Pioneering (11/27/01)
I've read three books this week with some relevance to my goals. Blueprint for Paradise, which despite its name is a very practical guide to living on small tropical islands, How To Start Your Own Country, which, despite its title, seems mostly to be a chronicle of the many failures experienced by prospective nation founders, and The Last Frontiers On Earth, a more speculative book about the possible locations people can still go to find freedom.
The social and technical challenges involved in bringing civilization to a new frontier (antarctica, subarctic islands, underwater, on the water) fascinate me. There is some deep part of me that is unhappy with the specialization in todays society, the fact that there is always someone who can do things more expertly than I can. The result of this specialization is incredible efficiency, because when you have to do everything yourself you don't do any one thing as well as an expert. Yet it also results in a lack of customization, in looking around and feeling like everything you have was created by someone else. And perhaps (this is arguable), in a lack of innovation and experimentation, due to the separation between the creator and the end-user.

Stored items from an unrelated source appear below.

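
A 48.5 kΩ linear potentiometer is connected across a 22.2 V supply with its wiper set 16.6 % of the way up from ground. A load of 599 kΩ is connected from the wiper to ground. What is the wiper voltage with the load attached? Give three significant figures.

V ≈ 3.64 V

The wiper splits the pot into (1−α)R = 40.45 kΩ above and αR = 8.051 kΩ below.
Lower section ‖ load = 7.944 kΩ.
V_wiper = 22.2 × 7.944/(40.45 + 7.944) = 3.64 V.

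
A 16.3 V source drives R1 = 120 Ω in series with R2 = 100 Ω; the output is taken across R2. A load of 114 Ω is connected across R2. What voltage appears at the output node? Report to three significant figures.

V_out ≈ 5.01 V

The load sits in parallel with R2: R2‖R_L = (100 × 114) / (100 + 114) = 53.27 Ω.
V_out = 16.3 × 53.27 / (120 + 53.27) = 16.3 × 53.27/173.3 = 5.01 V.
(Unloaded it would have been 7.41 V.)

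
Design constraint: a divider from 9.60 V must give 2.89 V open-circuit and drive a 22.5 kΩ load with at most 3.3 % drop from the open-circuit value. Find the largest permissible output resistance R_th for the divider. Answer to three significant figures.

R_th ≤ 768 Ω

Loading drop = R_th/(R_th + R_L) ≤ 0.0330, so R_th ≤ R_L · ε/(1−ε) = 22.5 kΩ × 0.0330/0.9670 = 768 Ω.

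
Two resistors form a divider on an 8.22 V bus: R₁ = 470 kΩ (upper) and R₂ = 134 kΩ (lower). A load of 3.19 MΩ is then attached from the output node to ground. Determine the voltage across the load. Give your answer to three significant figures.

V_out ≈ 1.77 V

The load sits in parallel with R₂: R₂‖R_L = (134 × 3190) / (134 + 3190) = 128.6 kΩ.
V_out = 8.22 × 128.6 / (470 + 128.6) = 8.22 × 128.6/598.6 = 1.77 V.
(Unloaded it would have been 1.82 V.)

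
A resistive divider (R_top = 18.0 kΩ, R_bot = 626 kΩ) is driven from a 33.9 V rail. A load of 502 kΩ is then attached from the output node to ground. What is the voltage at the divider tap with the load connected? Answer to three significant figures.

The load sits in parallel with R_bot: R_bot‖R_L = (626 × 502) / (626 + 502) = 278.6 kΩ.
V_out = 33.9 × 278.6 / (18.0 + 278.6) = 33.9 × 278.6/296.6 = 31.8 V.

V_out ≈ 31.8 V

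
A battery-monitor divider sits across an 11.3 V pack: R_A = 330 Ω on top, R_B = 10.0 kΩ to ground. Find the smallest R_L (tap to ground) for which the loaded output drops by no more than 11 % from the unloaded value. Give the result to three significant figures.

Output resistance R_th = R_A‖R_B = (330 × 10000)/10330 = 319.5 Ω.
The fractional drop is R_th/(R_th + R_L); requiring this ≤ 0.110 gives R_L ≥ R_th(1/0.110 − 1) = 319.5 × 8.091 = 2.58 kΩ.

R_L(min) ≈ 2.58 kΩ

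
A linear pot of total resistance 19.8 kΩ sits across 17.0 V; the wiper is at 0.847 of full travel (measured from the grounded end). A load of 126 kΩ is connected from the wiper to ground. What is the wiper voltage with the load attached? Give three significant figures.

V ≈ 14.1 V

The wiper splits the pot into (1−α)R = 3.029 kΩ above and αR = 16.77 kΩ below.
Lower section ‖ load = 14.80 kΩ.
V_wiper = 17.0 × 14.80/(3.029 + 14.80) = 14.1 V.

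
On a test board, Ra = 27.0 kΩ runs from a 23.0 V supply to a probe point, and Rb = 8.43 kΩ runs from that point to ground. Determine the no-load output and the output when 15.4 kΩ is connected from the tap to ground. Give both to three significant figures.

Open-circuit: V = 23.0 × 8.43/(27.0 + 8.43) = 5.47 V.
With the load, Rb becomes Rb‖R_L = 5.448 kΩ, so V = 23.0 × 5.448/32.45 = 3.86 V.

Unloaded: 5.47 V; loaded: 3.86 V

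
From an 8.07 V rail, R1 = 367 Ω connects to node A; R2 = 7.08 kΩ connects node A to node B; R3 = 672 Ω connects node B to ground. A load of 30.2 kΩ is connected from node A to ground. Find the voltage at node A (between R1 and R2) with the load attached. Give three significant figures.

V ≈ 7.62 V

Below node A the series string R2+R3 = 7752 Ω sits in parallel with the 30200 Ω load: 6169 Ω.
V_A = 8.07 × 6169/(367 + 6169) = 7.62 V.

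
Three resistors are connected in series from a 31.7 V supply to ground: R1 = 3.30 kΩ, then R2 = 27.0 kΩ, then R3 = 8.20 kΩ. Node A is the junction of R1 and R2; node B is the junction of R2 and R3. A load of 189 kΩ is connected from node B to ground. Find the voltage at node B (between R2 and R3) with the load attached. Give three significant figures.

At node B, R3 is in parallel with the load: R3‖R_L = 7.859 kΩ.
Below node A the resistance is R2 + (R3‖R_L) = 34.86 kΩ, so V_A = 31.7 × 34.86/38.16 = 28.96 V.
Then V_B = V_A × (R3‖R_L)/(R2 + R3‖R_L) = 28.96 × 7.859/34.86 = 6.53 V.

V ≈ 6.53 V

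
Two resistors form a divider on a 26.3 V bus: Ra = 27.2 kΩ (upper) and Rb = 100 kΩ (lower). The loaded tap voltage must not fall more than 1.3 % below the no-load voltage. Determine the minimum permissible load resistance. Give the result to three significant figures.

Output resistance R_th = Ra‖Rb = (27.2 × 100)/127.2 = 21.38 kΩ.
The fractional drop is R_th/(R_th + R_L); requiring this ≤ 0.0130 gives R_L ≥ R_th(1/0.0130 − 1) = 21.38 × 75.92 = 1.62 MΩ.

R_L(min) ≈ 1.62 MΩ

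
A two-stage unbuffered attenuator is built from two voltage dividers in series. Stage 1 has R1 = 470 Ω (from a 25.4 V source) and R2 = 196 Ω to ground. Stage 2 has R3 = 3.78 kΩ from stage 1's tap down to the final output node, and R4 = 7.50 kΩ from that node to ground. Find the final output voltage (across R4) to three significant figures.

V_out ≈ 4.91 V

Stage 2 presents R3+R4 = 11280 Ω as a load on stage 1's tap.
Stage 1's lower leg becomes R2‖(R3+R4) = 192.7 Ω, so V_mid = 25.4 × 192.7/662.7 = 7.385 V.
Stage 2 is itself unloaded: V_out = V_mid × R4/(R3+R4) = 7.385 × 7500/11280 = 4.91 V.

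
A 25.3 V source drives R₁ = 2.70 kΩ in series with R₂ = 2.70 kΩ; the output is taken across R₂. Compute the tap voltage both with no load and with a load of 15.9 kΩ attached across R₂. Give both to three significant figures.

Unloaded: 12.7 V; loaded: 11.7 V

Open-circuit: V = 25.3 × 2.70/(2.70 + 2.70) = 12.7 V.
With the load, R₂ becomes R₂‖R_L = 2.308 kΩ, so V = 25.3 × 2.308/5.008 = 11.7 V.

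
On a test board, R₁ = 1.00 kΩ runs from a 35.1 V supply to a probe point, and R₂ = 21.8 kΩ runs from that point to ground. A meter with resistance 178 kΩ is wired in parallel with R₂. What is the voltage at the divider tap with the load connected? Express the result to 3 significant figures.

V_out ≈ 33.4 V

The load sits in parallel with R₂: R₂‖R_L = (21.8 × 178) / (21.8 + 178) = 19.42 kΩ.
V_out = 35.1 × 19.42 / (1.00 + 19.42) = 35.1 × 19.42/20.42 = 33.4 V.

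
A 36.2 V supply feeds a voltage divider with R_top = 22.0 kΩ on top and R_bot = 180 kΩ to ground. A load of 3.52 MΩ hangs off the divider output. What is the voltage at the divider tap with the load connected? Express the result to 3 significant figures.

The load sits in parallel with R_bot: R_bot‖R_L = (180 × 3520) / (180 + 3520) = 171.2 kΩ.
V_out = 36.2 × 171.2 / (22.0 + 171.2) = 36.2 × 171.2/193.2 = 32.1 V.

V_out ≈ 32.1 V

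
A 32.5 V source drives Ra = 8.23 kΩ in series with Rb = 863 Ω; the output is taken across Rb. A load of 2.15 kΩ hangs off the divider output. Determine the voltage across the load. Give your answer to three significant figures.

V_out ≈ 2.26 V

The load sits in parallel with Rb: Rb‖R_L = (863 × 2150) / (863 + 2150) = 615.8 Ω.
V_out = 32.5 × 615.8 / (8230 + 615.8) = 32.5 × 615.8/8846 = 2.26 V.
(Unloaded it would have been 3.08 V.)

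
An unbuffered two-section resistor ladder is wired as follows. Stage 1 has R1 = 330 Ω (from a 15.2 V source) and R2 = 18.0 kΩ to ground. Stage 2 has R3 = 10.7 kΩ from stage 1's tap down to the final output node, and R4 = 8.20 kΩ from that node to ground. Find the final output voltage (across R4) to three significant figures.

V_out ≈ 6.37 V

Stage 2 presents R3+R4 = 18900 Ω as a load on stage 1's tap.
Stage 1's lower leg becomes R2‖(R3+R4) = 9220 Ω, so V_mid = 15.2 × 9220/9550 = 14.67 V.
Stage 2 is itself unloaded: V_out = V_mid × R4/(R3+R4) = 14.67 × 8200/18900 = 6.37 V.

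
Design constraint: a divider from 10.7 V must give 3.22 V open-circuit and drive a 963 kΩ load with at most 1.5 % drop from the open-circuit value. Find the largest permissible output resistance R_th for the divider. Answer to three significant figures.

R_th ≤ 14.7 kΩ

Loading drop = R_th/(R_th + R_L) ≤ 0.0150, so R_th ≤ R_L · ε/(1−ε) = 963 kΩ × 0.0150/0.9850 = 14.7 kΩ.
(Any R1, R2 with R2/(R1+R2) = 0.301 and R1‖R2 ≤ 14.7 kΩ will meet the spec.)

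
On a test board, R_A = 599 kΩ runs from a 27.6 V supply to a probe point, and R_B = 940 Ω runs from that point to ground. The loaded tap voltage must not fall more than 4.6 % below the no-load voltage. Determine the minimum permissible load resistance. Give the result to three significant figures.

R_L(min) ≈ 19.5 kΩ

Output resistance R_th = R_A‖R_B = (599000 × 940)/599900 = 938.5 Ω.
The fractional drop is R_th/(R_th + R_L); requiring this ≤ 0.0460 gives R_L ≥ R_th(1/0.0460 − 1) = 938.5 × 20.74 = 19.5 kΩ.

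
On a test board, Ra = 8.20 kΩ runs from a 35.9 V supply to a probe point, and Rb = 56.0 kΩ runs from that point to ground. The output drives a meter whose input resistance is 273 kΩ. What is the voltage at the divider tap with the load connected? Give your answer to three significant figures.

The load sits in parallel with Rb: Rb‖R_L = (56.0 × 273) / (56.0 + 273) = 46.47 kΩ.
V_out = 35.9 × 46.47 / (8.20 + 46.47) = 35.9 × 46.47/54.67 = 30.5 V.
(Unloaded it would have been 31.3 V.)

V_out ≈ 30.5 V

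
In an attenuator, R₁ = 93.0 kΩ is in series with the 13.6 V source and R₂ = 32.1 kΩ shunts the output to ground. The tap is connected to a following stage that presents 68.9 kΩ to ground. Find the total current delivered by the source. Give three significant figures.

R₂‖R_L = 21.90 kΩ, so the source sees R₁ + R₂‖R_L = 114.9 kΩ.
I = 13.6 V / 114.9 kΩ = 0.118 mA.

I ≈ 0.118 mA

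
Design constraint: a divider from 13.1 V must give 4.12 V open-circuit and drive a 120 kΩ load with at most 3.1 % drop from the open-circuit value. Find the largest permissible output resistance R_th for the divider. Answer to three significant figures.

Loading drop = R_th/(R_th + R_L) ≤ 0.0310, so R_th ≤ R_L · ε/(1−ε) = 120 kΩ × 0.0310/0.9690 = 3.84 kΩ.
(Any R1, R2 with R2/(R1+R2) = 0.315 and R1‖R2 ≤ 3.84 kΩ will meet the spec.)

R_th ≤ 3.84 kΩ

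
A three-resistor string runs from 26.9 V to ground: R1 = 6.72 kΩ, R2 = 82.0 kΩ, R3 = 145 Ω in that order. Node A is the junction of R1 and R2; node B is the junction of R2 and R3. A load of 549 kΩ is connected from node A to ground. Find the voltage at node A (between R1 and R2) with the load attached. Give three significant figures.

Below node A the series string R2+R3 = 82140 Ω sits in parallel with the 549000 Ω load: 71450 Ω.
V_A = 26.9 × 71450/(6720 + 71450) = 24.6 V.

V ≈ 24.6 V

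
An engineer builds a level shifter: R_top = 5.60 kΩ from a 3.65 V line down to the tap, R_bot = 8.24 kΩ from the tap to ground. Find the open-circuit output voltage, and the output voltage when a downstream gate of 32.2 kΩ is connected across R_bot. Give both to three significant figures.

Open-circuit: V = 3.65 × 8.24/(5.60 + 8.24) = 2.17 V.
With the load, R_bot becomes R_bot‖R_L = 6.561 kΩ, so V = 3.65 × 6.561/12.16 = 1.97 V.

Unloaded: 2.17 V; loaded: 1.97 V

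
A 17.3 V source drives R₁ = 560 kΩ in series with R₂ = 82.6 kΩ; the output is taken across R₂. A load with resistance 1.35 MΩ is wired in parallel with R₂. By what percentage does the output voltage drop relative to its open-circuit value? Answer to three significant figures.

The divider's output (Thévenin) resistance is R₁‖R₂ = 71.98 kΩ.
Fractional drop under load = R_th/(R_th + R_L) = 71.98 / (71.98 + 1350) = 0.05062.
So the output falls by 5.06 %.

5.06 %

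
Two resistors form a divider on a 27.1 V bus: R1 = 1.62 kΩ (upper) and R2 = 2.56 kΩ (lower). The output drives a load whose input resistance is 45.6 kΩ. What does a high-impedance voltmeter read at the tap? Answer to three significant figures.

The load sits in parallel with R2: R2‖R_L = (2.56 × 45.6) / (2.56 + 45.6) = 2.424 kΩ.
V_out = 27.1 × 2.424 / (1.62 + 2.424) = 27.1 × 2.424/4.044 = 16.2 V.

V_out ≈ 16.2 V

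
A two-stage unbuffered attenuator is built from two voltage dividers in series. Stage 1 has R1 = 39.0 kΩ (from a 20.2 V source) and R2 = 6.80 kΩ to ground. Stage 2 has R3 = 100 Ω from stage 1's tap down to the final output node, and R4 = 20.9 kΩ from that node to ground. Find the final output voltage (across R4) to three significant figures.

V_out ≈ 2.34 V

Stage 2 presents R3+R4 = 21000 Ω as a load on stage 1's tap.
Stage 1's lower leg becomes R2‖(R3+R4) = 5137 Ω, so V_mid = 20.2 × 5137/44140 = 2.351 V.
Stage 2 is itself unloaded: V_out = V_mid × R4/(R3+R4) = 2.351 × 20900/21000 = 2.34 V.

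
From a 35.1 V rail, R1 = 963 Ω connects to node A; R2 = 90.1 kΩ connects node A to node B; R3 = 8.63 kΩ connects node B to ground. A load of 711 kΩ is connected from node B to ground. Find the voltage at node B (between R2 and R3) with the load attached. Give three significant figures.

V ≈ 3.01 V

At node B, R3 is in parallel with the load: R3‖R_L = 8527 Ω.
Below node A the resistance is R2 + (R3‖R_L) = 98630 Ω, so V_A = 35.1 × 98630/99590 = 34.76 V.
Then V_B = V_A × (R3‖R_L)/(R2 + R3‖R_L) = 34.76 × 8527/98630 = 3.01 V.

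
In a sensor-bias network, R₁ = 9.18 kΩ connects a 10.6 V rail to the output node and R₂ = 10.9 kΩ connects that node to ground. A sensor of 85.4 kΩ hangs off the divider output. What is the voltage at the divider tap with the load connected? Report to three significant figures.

The load sits in parallel with R₂: R₂‖R_L = (10.9 × 85.4) / (10.9 + 85.4) = 9.666 kΩ.
V_out = 10.6 × 9.666 / (9.18 + 9.666) = 10.6 × 9.666/18.85 = 5.44 V.

V_out ≈ 5.44 V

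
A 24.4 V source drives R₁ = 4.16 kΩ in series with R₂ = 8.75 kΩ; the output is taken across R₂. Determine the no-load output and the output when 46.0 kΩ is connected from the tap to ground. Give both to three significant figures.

Open-circuit: V = 24.4 × 8.75/(4.16 + 8.75) = 16.5 V.
With the load, R₂ becomes R₂‖R_L = 7.352 kΩ, so V = 24.4 × 7.352/11.51 = 15.6 V.

Unloaded: 16.5 V; loaded: 15.6 V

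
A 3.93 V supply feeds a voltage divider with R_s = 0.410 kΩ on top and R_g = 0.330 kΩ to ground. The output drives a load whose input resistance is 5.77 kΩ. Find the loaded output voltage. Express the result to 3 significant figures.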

Part of me wants to stop thinking, talking, and researching, and just do. Move to another country, or buy a boat and see where the currents take me. Find a seamount and create land never seen before - open a bed-n-breakfast in the ocean. The rest of me, scared of thoughtless actions, urges restraint. Plan, wait, learn, don't be hasty. Get a group, have a plan, do things right. Torn by these conflicting urges, I feel unsure of my path. Is it a conflict between youth and maturity, haste and wisdom, or between creativity and stasis, real work and hot air? The books sketch a broad range of visions, from the disasters that were to the wonders that might yet be. Somewhere in between lies reality, where it can be hard to tell the impossible from the merely absurd.
Fuel for fantasy: Own your own submarine. Can't help but wonder how much money the owner of such a thing could make smuggling drugs :). I remember reading a news story about an unmanned submarine, stuffed full of dope, which washed up on the shore of mexico or california.